Independent Claim 31: Method
-
A method of executing a computation, comprising: storing cell states of a cellular automaton in a memory array; loading into the memory array a cellular automaton state image that encodes an executable computation; repeatedly applying, by update circuitry, a fixed local evolution function to the cell states, wherein the fixed local evolution function computes next states from bounded neighborhoods of cells; evolving the cellular automaton state image into one or more output states; and reading one or more designated output regions of the memory array to obtain a result of the executable computation.
-
The method of claim 31, further comprising loading a second cellular automaton state image that defines a different effective processor, accelerator, or simulation engine without modifying the fixed local evolution function.
-
The method of claim 31, wherein the cellular automaton state image directly implements a nonlinear simulation without emulating a conventional central processing unit.
-
The method of claim 31, wherein the cellular automaton state image implements a virtual processor using persistent propagating structures as information carriers.
-
The method of claim 31, further comprising validating the result by comparing outputs from redundant cellular automaton cores.

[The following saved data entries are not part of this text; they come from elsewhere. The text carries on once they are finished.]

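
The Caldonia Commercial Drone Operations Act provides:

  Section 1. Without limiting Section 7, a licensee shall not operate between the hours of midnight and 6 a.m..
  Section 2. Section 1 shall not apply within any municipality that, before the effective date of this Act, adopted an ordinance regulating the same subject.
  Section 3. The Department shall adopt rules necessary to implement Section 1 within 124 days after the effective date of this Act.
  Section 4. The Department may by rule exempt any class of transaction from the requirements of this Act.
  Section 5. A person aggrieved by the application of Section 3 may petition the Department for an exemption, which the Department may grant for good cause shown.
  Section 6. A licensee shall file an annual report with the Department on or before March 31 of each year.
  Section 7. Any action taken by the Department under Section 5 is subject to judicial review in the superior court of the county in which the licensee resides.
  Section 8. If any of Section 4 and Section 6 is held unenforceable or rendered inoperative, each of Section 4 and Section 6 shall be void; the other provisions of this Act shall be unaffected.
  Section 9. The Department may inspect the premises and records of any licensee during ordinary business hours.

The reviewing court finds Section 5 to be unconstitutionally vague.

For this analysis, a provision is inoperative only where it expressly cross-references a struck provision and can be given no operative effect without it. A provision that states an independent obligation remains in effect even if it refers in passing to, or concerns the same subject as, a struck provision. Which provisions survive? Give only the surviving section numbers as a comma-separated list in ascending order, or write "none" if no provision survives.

1, 2, 3, 4, 6, 8, 9

Section 5 is struck. Section 7 has no operative effect of its own apart from Section 5 and is therefore inoperative. Section 1 mentions Section 7 but its own obligation stands independently of Section 7, so Section 1 is not affected. Section 8 ties Section 4 and Section 6 together, but none of those is affected here; the remaining provisions continue in force under Section 8. The provisions still in force are Section 1, Section 2, Section 3, Section 4, Section 6, Section 8, and Section 9.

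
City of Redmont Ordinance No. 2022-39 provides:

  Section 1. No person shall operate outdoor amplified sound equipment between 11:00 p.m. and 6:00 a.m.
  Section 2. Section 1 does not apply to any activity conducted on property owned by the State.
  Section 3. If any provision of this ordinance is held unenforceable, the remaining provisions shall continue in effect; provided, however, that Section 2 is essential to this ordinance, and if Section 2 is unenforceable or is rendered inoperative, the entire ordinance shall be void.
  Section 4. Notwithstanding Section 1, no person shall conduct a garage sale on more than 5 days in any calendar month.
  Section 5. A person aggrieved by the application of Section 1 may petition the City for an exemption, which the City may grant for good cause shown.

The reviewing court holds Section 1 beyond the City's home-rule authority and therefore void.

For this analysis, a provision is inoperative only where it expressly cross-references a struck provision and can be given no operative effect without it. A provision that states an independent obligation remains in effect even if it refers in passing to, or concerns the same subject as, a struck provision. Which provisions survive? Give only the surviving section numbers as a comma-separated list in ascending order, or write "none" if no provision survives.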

Independent Claim 36: Non-Transitory Medium
- A non-transitory computer-readable medium storing instructions that, when executed by one or more processors or update circuits, cause performance of operations comprising: receiving a cellular automaton state image encoding an executable computation; storing the cellular automaton state image in a memory array; repeatedly applying a fixed local evolution function to cell states of the cellular automaton state image; and reading one or more designated output regions after one or more applications of the fixed local evolution function to obtain computational output.